DRAME HISTORIQUE Sunset song ♠


 
Sunset song – le chant du coucher du soleil – est l’adaptation du roman éponyme de Lewis Grassic Gibbon (1901-1935), auteur régionaliste écossais engagé. Le film décrit les aventures tragiques d’une jeune fille d’Ecosse. Heureuse au lycée, bonne élève, y compris en français – scène amusante, elle est la seule à pouvoir prononcer le « u » français, redoutable pour les anglophones paraît-il –, elle est confrontée par la suite à une série ininterrompue de malheurs. Sa mère meurt, suicidée, ce qui constitue un scandale dans l’Ecosse protestante rigide –presbytérienne calviniste – du début du siècle ; le médecin de famille réussit à la faire passer pour folle. La jeune fille renonce alors à ses études à l’école normale pour tenir le ménage de son père paysan. Elle sacrifie un avenir d’institutrice pour servir un homme détestable, violent, faux dévot, d’une hypocrisie répugnante. Elle le laisse plus ou moins mourir lors d’une de ses attaques. Elle se marie, en 1914. Son bonheur est éprouvé par la guerre. Son mari est poussé par la pression sociale écrasante à se porter volontaire en 1915. Initialement gentil à la limite de la niaiserie, et pour tout dire insignifiant, il est moralement détruit par la guerre. Lorsqu’il revient de permission, il montre qu’il a sombré dans l’alcool et la débauche et exige, violemment, de son épouse des prestations de créature de maison close…
 

Sunset song, un tissu de charges contre la famille et la religion

 
Tous ces malheurs, du reste possibles dans leur enchaînement, font plus que beaucoup, et même franchement trop pour le spectateur.

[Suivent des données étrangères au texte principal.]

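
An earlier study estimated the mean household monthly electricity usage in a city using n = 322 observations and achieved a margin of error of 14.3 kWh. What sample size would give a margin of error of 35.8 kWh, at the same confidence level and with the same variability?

52

Margin of error scales as 1/√n, so n₂ = n₁·(E₁/E₂)².
n₂ = 322 × (14.3/35.8)² = 322 × 0.1596 = 51.39
Round up: n₂ = 52.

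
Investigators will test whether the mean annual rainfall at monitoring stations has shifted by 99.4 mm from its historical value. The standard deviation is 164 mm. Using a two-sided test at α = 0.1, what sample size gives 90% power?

24

For a one-sample z-test, n = ((z_{α/2} + z_β)·σ/δ)².
z_{α/2} = 1.645 (two-sided α = 0.1); z_β = 1.282 (power 90% → β = 0.1).
n = (2.927 × 164 / 99.4)² = 23.32
Round up: n = 24.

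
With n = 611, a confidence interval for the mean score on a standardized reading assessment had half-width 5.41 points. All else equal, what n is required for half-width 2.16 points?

Margin of error scales as 1/√n, so n₂ = n₁·(E₁/E₂)².
n₂ = 611 × (5.41/2.16)² = 611 × 6.273 = 3832.80
Round up: n₂ = 3833.

n = 3833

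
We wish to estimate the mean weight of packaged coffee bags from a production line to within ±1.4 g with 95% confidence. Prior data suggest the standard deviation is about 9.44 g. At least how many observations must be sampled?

175

For a mean, the margin of error is E = z·σ/√n, so n = (zσ/E)².
At 95% confidence, z = 1.960.
n = (1.960 × 9.44 / 1.4)² = 174.66
Round up: n = 175.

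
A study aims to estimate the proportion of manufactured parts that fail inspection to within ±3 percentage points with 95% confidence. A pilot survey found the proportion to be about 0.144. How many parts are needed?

For a proportion with margin E = 0.03 at 95% confidence, z = 1.960.
n = p̂(1−p̂)(z/E)² = 0.144 × 0.856 × (1.960/0.03)² = 526.15
Round up: n = 527.

n = 527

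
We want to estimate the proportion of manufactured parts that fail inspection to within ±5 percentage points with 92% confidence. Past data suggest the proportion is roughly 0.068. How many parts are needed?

78

For a proportion with margin E = 0.05 at 92% confidence, z = 1.751.
n = p̂(1−p̂)(z/E)² = 0.068 × 0.932 × (1.751/0.05)² = 77.72
Round up: n = 78.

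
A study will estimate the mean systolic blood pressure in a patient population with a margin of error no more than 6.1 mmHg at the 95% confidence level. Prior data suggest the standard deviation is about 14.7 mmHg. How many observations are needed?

n = 23

For a mean, the margin of error is E = z·σ/√n, so n = (zσ/E)².
At 95% confidence, z = 1.960.
n = (1.960 × 14.7 / 6.1)² = 22.31
Round up: n = 23.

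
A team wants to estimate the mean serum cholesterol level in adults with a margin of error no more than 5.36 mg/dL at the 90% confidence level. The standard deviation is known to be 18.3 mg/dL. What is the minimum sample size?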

Sunset song est déprimant. En outre, il n’est pas sans impudeurs en certaines scènes. Quant au fond, l’Ecosse est-elle une Nation opprimée, aliénée jusque dans sa langue par l’Angleterre ? Un Français n’a pas à se prononcer sur la question, mais l’approche du film manque de nuances. Les Ecossais ont du reste récemment voté « non » à la question de leur indépendance. Bien pire, et là le spectateur catholique ne peut y souscrire, il faut relever des attaques contre la famille et la religion. Au-delà du cas particulier de la communion presbytérienne d’Ecosse, tout le christianisme, ou la vertu de religion en tant que telle, sont attaqués. Un père tyran domestique, une mère suicidaire, un mari lamentable, voilà qui vise peu finement la famille. Une propagande anticonceptionnelle explicite est aussi présente. Ces idées révolutionnaires en 1914 ou 1930 sont aujourd’hui des banalités, ce qui ne les rend pas plus sympathiques, estimables ou justes.
 
Nous reconnaîtrons à Sunset song une qualité fondamentale : il montre de beaux paysages d’Ecosse, et tout un monde rural disparu, qui peut charmer un trop court instant entre deux charges peu fines contre la famille ou la religion.